Pour en finir avec la cour, je dirai qu’après avoir revu la Bretagne et m’être venu fixer à Paris avec mes sœurs cadettes, Lucile et Julie, je m’enfonçai plus que jamais dans mes habitudes solitaires. On me demandera ce que devint l’histoire de ma présentation. Elle resta là. — Vous ne chassâtes donc plus avec le roi ? — Pas plus qu’avec l’empereur de la Chine. — Vous ne retournâtes donc plus à Versailles ? — J’allai deux fois jusqu’à Sèvres ; le cœur me faillit, et je revins à Paris. — Vous ne tirâtes donc aucun parti de votre position ? — Aucun. — Que faisiez-vous donc ? — Je m’ennuyais. — Ainsi, vous ne vous sentiez aucune ambition ? — Si fait : à force d’intrigues et de soucis, j’arrivai à la gloire d’insérer dans l’Almanach des Muses une idylle dont l’apparition me pensa tuer d’espérance et de crainte[1]. J’aurais donné tous les carrosses du roi pour avoir composé la romance : Ô ma tendre musette ! ou : De mon berger volage.

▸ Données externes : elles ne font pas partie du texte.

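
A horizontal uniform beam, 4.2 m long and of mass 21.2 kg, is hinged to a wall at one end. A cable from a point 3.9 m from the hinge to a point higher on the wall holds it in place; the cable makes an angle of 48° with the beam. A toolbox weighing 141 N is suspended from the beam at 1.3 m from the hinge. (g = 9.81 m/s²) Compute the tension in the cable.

Take torques about the hinge: T sin 48° · 3.9 = 21.2×9.81×2.1 + 141×1.3 = 620.04 N·m.
So T = 620.04 / (0.7431 × 3.9) = 213.94 N.

T ≈ 214 N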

Propre à tout pour les autres, bon à rien pour moi : me voilà.




  1. Cette idylle figure, dans l’Almanach des Muses de 1790, à la page 205, sous ce titre : L’Amour de la campagne, et avec cette signature : par le chevalier de C***. Chateaubriand lui a donné place dans ses Œuvres complètes, tome XXI, p. 321.